I Swear a Lot. Some people I know consider this a fabulous quality (I've actually been chastised by my mother for substituting "freak" for it's more vulgar option). However, it has recently come to my attention that outside of a fraternity party, not everyone considers a loud (my voice naturally carries, what can I say, it's a gift) string of expletives proper for civilized conversation. Needless to say, I avoid civilized conversation as often as possible.

It's a Rare Lady That I Can Really Connect With. My ratio of friends is very unbalanced. I hang out with a lot of dudes. I like dudes. All of the dude friends I have know I'm taken. They don't tell me how much they wish they could lose weight, I'm not worried that their constantly judging my clothes, manicure, or how I decided to do my make-up and hair that day (chances are, I didn't. Either of them), and they're just plain chill.

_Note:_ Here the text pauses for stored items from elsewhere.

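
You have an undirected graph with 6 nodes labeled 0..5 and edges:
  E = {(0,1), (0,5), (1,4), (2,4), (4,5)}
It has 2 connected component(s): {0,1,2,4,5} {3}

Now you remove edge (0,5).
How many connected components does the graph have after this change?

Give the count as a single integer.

Initial component count: 2
Remove (0,5): not a bridge. Count unchanged: 2.
  After removal, components: {0,1,2,4,5} {3}
New component count: 2

Answer: 2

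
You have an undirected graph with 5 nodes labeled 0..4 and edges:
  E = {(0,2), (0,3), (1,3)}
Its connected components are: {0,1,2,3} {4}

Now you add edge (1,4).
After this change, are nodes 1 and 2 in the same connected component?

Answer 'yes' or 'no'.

Answer: yes

Derivation:
Initial components: {0,1,2,3} {4}
Adding edge (1,4): merges {0,1,2,3} and {4}.
New components: {0,1,2,3,4}
Are 1 and 2 in the same component? yes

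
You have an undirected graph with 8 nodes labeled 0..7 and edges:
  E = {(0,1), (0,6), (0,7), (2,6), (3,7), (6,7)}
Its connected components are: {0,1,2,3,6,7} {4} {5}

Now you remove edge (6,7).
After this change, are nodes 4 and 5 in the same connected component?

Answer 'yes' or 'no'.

Initial components: {0,1,2,3,6,7} {4} {5}
Removing edge (6,7): not a bridge — component count unchanged at 3.
New components: {0,1,2,3,6,7} {4} {5}
Are 4 and 5 in the same component? no

Answer: no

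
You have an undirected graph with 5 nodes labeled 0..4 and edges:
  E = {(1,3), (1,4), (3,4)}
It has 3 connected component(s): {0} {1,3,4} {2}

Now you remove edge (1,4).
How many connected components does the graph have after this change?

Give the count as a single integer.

Initial component count: 3
Remove (1,4): not a bridge. Count unchanged: 3.
  After removal, components: {0} {1,3,4} {2}
New component count: 3

Answer: 3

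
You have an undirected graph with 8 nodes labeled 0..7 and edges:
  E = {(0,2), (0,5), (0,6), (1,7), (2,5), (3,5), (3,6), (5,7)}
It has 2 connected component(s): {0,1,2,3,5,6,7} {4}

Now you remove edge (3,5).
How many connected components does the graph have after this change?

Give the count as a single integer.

Answer: 2

Derivation:
Initial component count: 2
Remove (3,5): not a bridge. Count unchanged: 2.
  After removal, components: {0,1,2,3,5,6,7} {4}
New component count: 2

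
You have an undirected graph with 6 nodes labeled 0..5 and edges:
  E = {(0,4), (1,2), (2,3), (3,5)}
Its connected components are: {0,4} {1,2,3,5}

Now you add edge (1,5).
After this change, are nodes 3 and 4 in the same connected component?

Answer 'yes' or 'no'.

Answer: no

Derivation:
Initial components: {0,4} {1,2,3,5}
Adding edge (1,5): both already in same component {1,2,3,5}. No change.
New components: {0,4} {1,2,3,5}
Are 3 and 4 in the same component? no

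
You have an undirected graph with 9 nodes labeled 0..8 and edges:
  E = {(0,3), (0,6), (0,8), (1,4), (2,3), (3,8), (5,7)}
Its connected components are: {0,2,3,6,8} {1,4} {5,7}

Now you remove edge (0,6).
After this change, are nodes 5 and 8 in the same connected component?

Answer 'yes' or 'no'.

Answer: no

Derivation:
Initial components: {0,2,3,6,8} {1,4} {5,7}
Removing edge (0,6): it was a bridge — component count 3 -> 4.
New components: {0,2,3,8} {1,4} {5,7} {6}
Are 5 and 8 in the same component? no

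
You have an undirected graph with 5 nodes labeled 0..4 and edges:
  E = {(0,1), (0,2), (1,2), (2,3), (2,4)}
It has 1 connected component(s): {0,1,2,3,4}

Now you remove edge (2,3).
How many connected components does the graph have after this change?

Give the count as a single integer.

Initial component count: 1
Remove (2,3): it was a bridge. Count increases: 1 -> 2.
  After removal, components: {0,1,2,4} {3}
New component count: 2

Answer: 2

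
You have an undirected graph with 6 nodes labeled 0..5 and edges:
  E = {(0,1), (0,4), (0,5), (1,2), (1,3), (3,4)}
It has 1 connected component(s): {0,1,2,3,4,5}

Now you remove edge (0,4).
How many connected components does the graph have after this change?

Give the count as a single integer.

Answer: 1

Derivation:
Initial component count: 1
Remove (0,4): not a bridge. Count unchanged: 1.
  After removal, components: {0,1,2,3,4,5}
New component count: 1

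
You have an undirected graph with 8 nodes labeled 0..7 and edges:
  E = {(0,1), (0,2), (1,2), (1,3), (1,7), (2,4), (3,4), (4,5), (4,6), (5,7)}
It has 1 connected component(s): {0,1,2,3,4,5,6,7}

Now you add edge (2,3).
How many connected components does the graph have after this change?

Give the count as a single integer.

Initial component count: 1
Add (2,3): endpoints already in same component. Count unchanged: 1.
New component count: 1

Answer: 1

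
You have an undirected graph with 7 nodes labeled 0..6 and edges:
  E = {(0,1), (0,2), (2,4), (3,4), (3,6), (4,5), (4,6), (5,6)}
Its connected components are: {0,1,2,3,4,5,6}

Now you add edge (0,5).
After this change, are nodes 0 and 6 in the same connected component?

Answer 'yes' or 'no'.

Initial components: {0,1,2,3,4,5,6}
Adding edge (0,5): both already in same component {0,1,2,3,4,5,6}. No change.
New components: {0,1,2,3,4,5,6}
Are 0 and 6 in the same component? yes

Answer: yes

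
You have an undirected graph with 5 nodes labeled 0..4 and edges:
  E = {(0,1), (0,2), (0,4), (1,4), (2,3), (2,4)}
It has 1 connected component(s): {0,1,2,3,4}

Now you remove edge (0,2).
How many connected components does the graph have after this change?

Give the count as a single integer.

Answer: 1

Derivation:
Initial component count: 1
Remove (0,2): not a bridge. Count unchanged: 1.
  After removal, components: {0,1,2,3,4}
New component count: 1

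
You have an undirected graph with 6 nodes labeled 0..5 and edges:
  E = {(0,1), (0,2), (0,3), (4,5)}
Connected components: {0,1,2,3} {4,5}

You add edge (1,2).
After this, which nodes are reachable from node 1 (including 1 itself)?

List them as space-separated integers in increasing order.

Before: nodes reachable from 1: {0,1,2,3}
Adding (1,2): both endpoints already in same component. Reachability from 1 unchanged.
After: nodes reachable from 1: {0,1,2,3}

Answer: 0 1 2 3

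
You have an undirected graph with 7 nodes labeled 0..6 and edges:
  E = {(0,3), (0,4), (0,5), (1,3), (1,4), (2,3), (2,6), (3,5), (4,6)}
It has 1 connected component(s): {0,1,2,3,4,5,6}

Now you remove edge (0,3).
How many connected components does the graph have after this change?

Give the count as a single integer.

Initial component count: 1
Remove (0,3): not a bridge. Count unchanged: 1.
  After removal, components: {0,1,2,3,4,5,6}
New component count: 1

Answer: 1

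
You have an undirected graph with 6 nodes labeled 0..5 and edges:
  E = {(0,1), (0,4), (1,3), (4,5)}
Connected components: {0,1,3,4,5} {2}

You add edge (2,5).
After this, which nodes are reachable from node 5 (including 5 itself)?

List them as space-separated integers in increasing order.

Answer: 0 1 2 3 4 5

Derivation:
Before: nodes reachable from 5: {0,1,3,4,5}
Adding (2,5): merges 5's component with another. Reachability grows.
After: nodes reachable from 5: {0,1,2,3,4,5}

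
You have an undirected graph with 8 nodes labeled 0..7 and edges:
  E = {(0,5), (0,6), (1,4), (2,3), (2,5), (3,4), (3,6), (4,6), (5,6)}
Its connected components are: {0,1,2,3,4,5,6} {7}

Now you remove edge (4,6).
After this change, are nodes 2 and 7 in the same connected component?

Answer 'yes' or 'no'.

Answer: no

Derivation:
Initial components: {0,1,2,3,4,5,6} {7}
Removing edge (4,6): not a bridge — component count unchanged at 2.
New components: {0,1,2,3,4,5,6} {7}
Are 2 and 7 in the same component? no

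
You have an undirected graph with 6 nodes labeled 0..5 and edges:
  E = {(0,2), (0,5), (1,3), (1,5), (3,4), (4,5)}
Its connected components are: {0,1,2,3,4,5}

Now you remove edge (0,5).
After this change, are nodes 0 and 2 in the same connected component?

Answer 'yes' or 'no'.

Answer: yes

Derivation:
Initial components: {0,1,2,3,4,5}
Removing edge (0,5): it was a bridge — component count 1 -> 2.
New components: {0,2} {1,3,4,5}
Are 0 and 2 in the same component? yes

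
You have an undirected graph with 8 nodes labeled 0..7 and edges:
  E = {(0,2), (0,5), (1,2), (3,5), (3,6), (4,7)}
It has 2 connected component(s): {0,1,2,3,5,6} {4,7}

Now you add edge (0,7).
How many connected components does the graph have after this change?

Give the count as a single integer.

Initial component count: 2
Add (0,7): merges two components. Count decreases: 2 -> 1.
New component count: 1

Answer: 1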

Negative Neutral Face. Let's clarify this before we get into it. You know how some people just always look angry? You know those people that you ask "What's wrong?" and they say, "Nothing." but they really mean "nothing" like it caught them off-guard that someone would even ask them that because they're having such a great day? Yeah, that's me. It's not like I walk around town frowning all the time, but we recently moved into an apartment with an elevator that has this giant mirror. I give my building-mates a (what I thought was) sweet little half-smile every time I pass them. I was about to board the elevator one day as a building-mate was getting out of it, so I half-smiled away at them, got into the elevator and caught my reflection. My "half-smile" sort of resembles a grimace. Like something smells really bad. I'm not sure if this is something one is born with or if it's something that developed out of trying to look really tough in high school (I really was a bitch in high school, not in a mean girls way, but in a "why-the-fuck-do-I-have-to-be-surrounded-by-all-these-children" sort of way... that's a post for another day). In any case, I have a sneaking suspicion that negative neutral face may be why I enjoy so many elevator rides alone...

I have this problem that I think I'm funny. Oh boy-howdy do I. To be fair, I will usually self-deprecate for a jokes sake sooner than take the focus elsewhere, but every now and then I'm convinced that I'm so charming and funny that you'll even think the "This is why you're parents are sad they had you." joke I spurt out after you miss that pool shot is hilarious. I will regret it the second it comes out of my mouth, but, as we specified earlier, the way I approach an awkward situation does not lend itself well when coupled with how funny I thought I was a second ago.

So. That's my take on it. I write this, of course knowing that I am fully capable of changing every aspect of this. I'm of the feeling lately, however, that it took me this long to start figuring out who I was that I'm not going to jump and start making changes right away because a few people may misunderstand my relatively respectable intentions in life.


1 comment:

  1. Well, I think you're a clever, funny, talented bitch, in all of the best ways possible. Also, some of my best friends are shy types and it's odd how often people think shy= bitchy.